Bone anomalies. Finally, a look at the skeletal system is very important when performing a chest x-ray, especially if we are looking for fractures for erosions and absence of normal bone structures. Here we have a nine-month-old girl who fell out of her bed. And initially the heart appears normal. The trachea and mediastinum are normal. And yet, when we look at the ribs on the left side, we can see that there are multiple posterolateral rib fractures, as shown by the arrows. Fractures of the posterior and lateral ribs in infants younger than six months are of great concern for non-accidental trauma.
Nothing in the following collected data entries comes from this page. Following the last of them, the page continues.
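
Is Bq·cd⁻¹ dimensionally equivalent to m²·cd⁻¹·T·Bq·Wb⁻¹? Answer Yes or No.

Yes

Left side:
  Bq = 1/s = s⁻¹ (activity is decays per second).
  Combining: Bq·cd⁻¹ = s⁻¹ · cd⁻¹ = s⁻¹·cd⁻¹.
Right side:
  T = kg·s⁻²·A⁻¹.
  Bq = s⁻¹.
  Wb = kg·m²·s⁻²·A⁻¹.
  So Wb⁻¹ = kg⁻¹·m⁻²·s²·A.
  Combining: m²·cd⁻¹·T·Bq·Wb⁻¹ = m² · cd⁻¹ · (kg·s⁻²·A⁻¹) · s⁻¹ · (kg⁻¹·m⁻²·s²·A) = s⁻¹·cd⁻¹.
Both reduce to s⁻¹·cd⁻¹.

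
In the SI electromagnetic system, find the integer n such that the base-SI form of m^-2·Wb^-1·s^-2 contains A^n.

Wb = kg·m²·s⁻²·A⁻¹.
So Wb⁻¹ = kg⁻¹·m⁻²·s²·A.
Combining: m⁻²·Wb⁻¹·s⁻² = m⁻² · (kg⁻¹·m⁻²·s²·A) · s⁻² = kg⁻¹·m⁻⁴·A.
The exponent of A is 1.

1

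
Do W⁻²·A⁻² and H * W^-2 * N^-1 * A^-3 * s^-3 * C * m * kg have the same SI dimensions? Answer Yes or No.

No

Left side:
  W = J/s (power = energy per time),
      = kg·m²·s⁻³.
  So W⁻² = kg⁻²·m⁻⁴·s⁶.
  Combining: W⁻²·A⁻² = (kg⁻²·m⁻⁴·s⁶) · A⁻² = kg⁻²·m⁻⁴·s⁶·A⁻².
Right side:
  H = kg·m²·s⁻²·A⁻².
  W = kg·m²·s⁻³.
  So W⁻² = kg⁻²·m⁻⁴·s⁶.
  N = kg·m·s⁻².
  So N⁻¹ = kg⁻¹·m⁻¹·s².
  C = s·A.
  Combining: H·W⁻²·N⁻¹·A⁻³·s⁻³·C·m·kg = (kg·m²·s⁻²·A⁻²) · (kg⁻²·m⁻⁴·s⁶) · (kg⁻¹·m⁻¹·s²) · A⁻³ · s⁻³ · (s·A) · m · kg = kg⁻¹·m⁻²·s⁴·A⁻⁴.
Left is kg⁻²·m⁻⁴·s⁶·A⁻²; right is kg⁻¹·m⁻²·s⁴·A⁻⁴ — different.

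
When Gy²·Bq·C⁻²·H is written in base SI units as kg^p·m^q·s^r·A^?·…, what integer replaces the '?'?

Gy = m²·s⁻².
So Gy² = m⁴·s⁻⁴.
Bq = s⁻¹.
C = s·A.
So C⁻² = s⁻²·A⁻².
H = kg·m²·s⁻²·A⁻².
Combining: Gy²·Bq·C⁻²·H = (m⁴·s⁻⁴) · s⁻¹ · (s⁻²·A⁻²) · (kg·m²·s⁻²·A⁻²) = kg·m⁶·s⁻⁹·A⁻⁴.
The exponent of A is -4.

-4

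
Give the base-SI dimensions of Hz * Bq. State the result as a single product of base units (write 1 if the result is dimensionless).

s⁻²

Hz = 1/s = s⁻¹ (frequency is cycles per second).
Bq = 1/s = s⁻¹ (activity is decays per second).
Combining: Hz·Bq = s⁻¹ · s⁻¹ = s⁻².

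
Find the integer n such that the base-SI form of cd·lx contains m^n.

lx = m⁻²·cd.
Combining: cd·lx = cd · (m⁻²·cd) = m⁻²·cd².
The exponent of m is -2.

-2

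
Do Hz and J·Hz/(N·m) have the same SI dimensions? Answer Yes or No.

Left side:
  Hz = 1/s = s⁻¹ (frequency is cycles per second).
Right side:
  J = kg·m²·s⁻².
  N = kg·m·s⁻².
  So N⁻¹ = kg⁻¹·m⁻¹·s².
  Hz = s⁻¹.
  Combining: J·N⁻¹·m⁻¹·Hz = (kg·m²·s⁻²) · (kg⁻¹·m⁻¹·s²) · m⁻¹ · s⁻¹ = s⁻¹.
Both reduce to s⁻¹.

Yes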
Therefore, these are very important findings on chest

radiography

and often require oblique images for better evaluation. Here, another child who presents with irritability at two years of age. We see what initially appears to be a normal chest x-ray. But if we pay more attention to the eleventh right rib, we see that the density of the ribs is patterned, irregular and different from the other ribs. Here, a close-up of that rib shows a rib that is sclerotic and eroded by an overlying neuroblastoma. These are very important but often subtle findings in the pediatric chest. So we've covered a systematic approach to the chest in children where we look at the lung parenchyma, pulmonary vasculature, airways and mediastinum, heart, and bone abnormalities.
These are some final points I would like to leave you with. First, look at the symmetry of the lungs to determine lung density and vascularity. Second, be sure to look at the lung behind the heart because it is a favorite place for pneumonia to hide. Be sure to pay attention to the size in the position of the trachea, bones and soft tissues. And finally, ask for help if you have any concerns. Thank you. Help us improve the content by giving us some feedback.